Bloggerin Xenia Kagarlizkaja sieht das ähnlich: "Die Geburtenrate kann man durch sozialen Wohlstand erhöhen und dadurch, dass die Menschen an ihre Zukunft glauben. Aber wenn Schülerinnen 100.000 Rubel für eine Schwangerschaft bekommen, ist das schrecklich." Maßnahmen wie diese bezeichnet sie als "absolut verbrecherisch".
Kampf gegen Schwangerschaftsabbrüche
Um die Geburtenrate in Russland anzukurbeln, haben Politiker auch die Schwangerschaftsabbrüche ins Visier genommen. Manche fordern ein generelles Abtreibungsverbot, wie es das ab 1936 unter Stalin gab (mit Ausnahme von medizinischen Gründen, die eine Gefahr für die Gesundheit der Mutter darstellten). Das Verbot führte zu einem kurzfristigen Anstieg der Geburtenziffern, aber auch zu einer Zunahme von Sterbefällen – Jahr für Jahr starben einige Hundert Frauen an den Folgen stümperhaft und unhygienisch durchgeführter Abtreibungen.

Anna Riwina leitet ein Zentrum gegen häusliche Gewalt und erklärt online: "Wir wissen, dass auf nationaler Ebene über ein Verbot von Schwangerschaftsabbrüchen diskutiert wird, aber auch regional wird bereits vieles getan, was den Ärzten immer mehr die Hände bindet." So melden Betroffene aus der "Ölhauptstadt Russlands" Surgut in Westsibirien (400.000 Einwohner) beispielsweise, dass sie nur ohne Narkose abtreiben durften.

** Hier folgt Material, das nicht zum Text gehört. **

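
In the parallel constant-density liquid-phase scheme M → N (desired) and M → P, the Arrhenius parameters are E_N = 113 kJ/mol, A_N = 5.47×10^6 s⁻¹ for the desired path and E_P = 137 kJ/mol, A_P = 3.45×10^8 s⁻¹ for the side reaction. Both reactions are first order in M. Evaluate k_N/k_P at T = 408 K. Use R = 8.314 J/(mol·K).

18.7

Since both paths have the same order in M, the concentration cancels and S_{N/P} = k_N/k_P = (A_N/A_P)·exp[(E_P−E_N)/(RT)].
(E_P−E_N)/(RT) = (137−113)×10³/(8.314×408) = 24000/3392 = 7.075.
k_N/k_P = (5.47×10^6/3.45×10^8)·exp(7.075) = 0.01586 × 1182 = 18.7.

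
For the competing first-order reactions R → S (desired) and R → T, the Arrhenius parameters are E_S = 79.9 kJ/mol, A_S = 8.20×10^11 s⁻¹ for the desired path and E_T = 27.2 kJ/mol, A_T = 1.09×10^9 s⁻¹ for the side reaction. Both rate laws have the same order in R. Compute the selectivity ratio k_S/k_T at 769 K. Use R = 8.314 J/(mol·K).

Since both paths have the same order in R, the concentration cancels and S_{S/T} = k_S/k_T = (A_S/A_T)·exp[(E_T−E_S)/(RT)].
(E_T−E_S)/(RT) = (27.2−79.9)×10³/(8.314×769) = -52700/6393 = -8.243.
k_S/k_T = (8.20×10^11/1.09×10^9)·exp(-8.243) = 752.3 × 2.631×10^-4 = 0.198.
Since E_S > E_T, raising the temperature improves selectivity toward S.

0.198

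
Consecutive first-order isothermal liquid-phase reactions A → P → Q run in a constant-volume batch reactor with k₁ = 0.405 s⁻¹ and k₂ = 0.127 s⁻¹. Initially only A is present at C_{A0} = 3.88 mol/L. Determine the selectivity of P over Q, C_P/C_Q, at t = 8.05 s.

Solving the coupled first-order balances gives C_P(t) = [k₁/(k₂−k₁)]·C_{A0}·(e^(−k₁t) − e^(−k₂t)).
e^(−k₁t) = e^(−0.405×8.05) = e^(−3.260) = 0.03838; e^(−k₂t) = e^(−1.022) = 0.3597.
C_P = 0.405×3.88/(0.127−0.405) × (0.03838−0.3597) = (-5.653)×(-0.3214) = 1.817 mol/L.
C_A = C_{A0}e^(−k₁t) = 0.1489 mol/L, so C_Q = C_{A0}−C_A−C_P = 1.915 mol/L; C_P/C_Q = 0.949.

0.949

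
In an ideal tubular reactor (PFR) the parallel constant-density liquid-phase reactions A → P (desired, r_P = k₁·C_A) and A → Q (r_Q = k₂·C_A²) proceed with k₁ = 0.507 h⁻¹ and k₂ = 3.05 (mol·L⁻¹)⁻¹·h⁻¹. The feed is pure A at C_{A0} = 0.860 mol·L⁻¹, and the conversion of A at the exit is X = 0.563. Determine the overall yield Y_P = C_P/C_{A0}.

0.123

C_A = C_{A0}(1−X) = 0.3758 mol·L⁻¹.
Along a PFR/batch, dC_P/dC_A = −r_P/(r_P+r_Q) = −k₁/(k₁+k₂·C_A).
Integrating from C_{A0} to C_A: C_P = (0.507/3.05)·ln[(0.507+3.05·0.860)/(0.507+3.05·0.376)] = 0.1662·ln(3.130/1.653) = 0.1061 mol·L⁻¹.
Y_P = C_P/C_{A0} = 0.1061/0.860 = 0.123.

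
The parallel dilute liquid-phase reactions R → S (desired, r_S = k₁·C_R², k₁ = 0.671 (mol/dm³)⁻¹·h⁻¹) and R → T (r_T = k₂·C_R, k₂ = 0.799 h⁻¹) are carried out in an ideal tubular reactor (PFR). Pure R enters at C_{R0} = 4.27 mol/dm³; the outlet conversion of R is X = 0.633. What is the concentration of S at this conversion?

C_R = C_{R0}(1−X) = 1.567 mol/dm³.
Along a PFR/batch, dC_T/dC_R = −r_T/(r_S+r_T) = −k₂/(k₂+k₁·C_R).
Integrating from C_{R0} to C_R: C_T = (0.799/0.671)·ln[(0.799+0.671·4.27)/(0.799+0.671·1.57)] = 1.191·ln(3.664/1.851) = 0.8135 mol/dm³.
Then C_S = (C_{R0}−C_R) − C_T = 2.703 − 0.8135 = 1.889 mol/dm³.

1.89 mol/dm³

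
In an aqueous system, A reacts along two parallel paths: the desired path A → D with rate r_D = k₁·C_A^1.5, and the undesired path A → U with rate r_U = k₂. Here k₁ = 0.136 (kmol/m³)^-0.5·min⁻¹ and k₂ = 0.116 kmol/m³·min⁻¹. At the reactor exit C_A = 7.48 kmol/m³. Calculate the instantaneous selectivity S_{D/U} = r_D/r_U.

S_{D/U} = r_D/r_U = (k₁·C_A^1.5)/(k₂) = (k₁/k₂)·C_A^1.5.
= (0.136×7.480^1.5) / (0.116) = 2.782/0.1160 = 24.0.

24.0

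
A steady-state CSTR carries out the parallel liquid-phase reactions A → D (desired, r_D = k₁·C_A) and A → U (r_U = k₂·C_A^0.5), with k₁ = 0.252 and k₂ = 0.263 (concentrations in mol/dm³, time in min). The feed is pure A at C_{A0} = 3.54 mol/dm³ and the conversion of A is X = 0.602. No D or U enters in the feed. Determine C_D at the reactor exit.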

Da erscheint der Vorschlag des Duma-Abgeordneten Sultan Chamsajew fast schon großzügig: Frauen, die ungewollt schwanger geworden sind und abtreiben wollen, sollen dafür bezahlt werden, dass sie das Kind doch noch zur Welt bringen und danach dem Staat zur Erziehung übergeben. Kinder fürs russische Vaterland – um jeden Preis.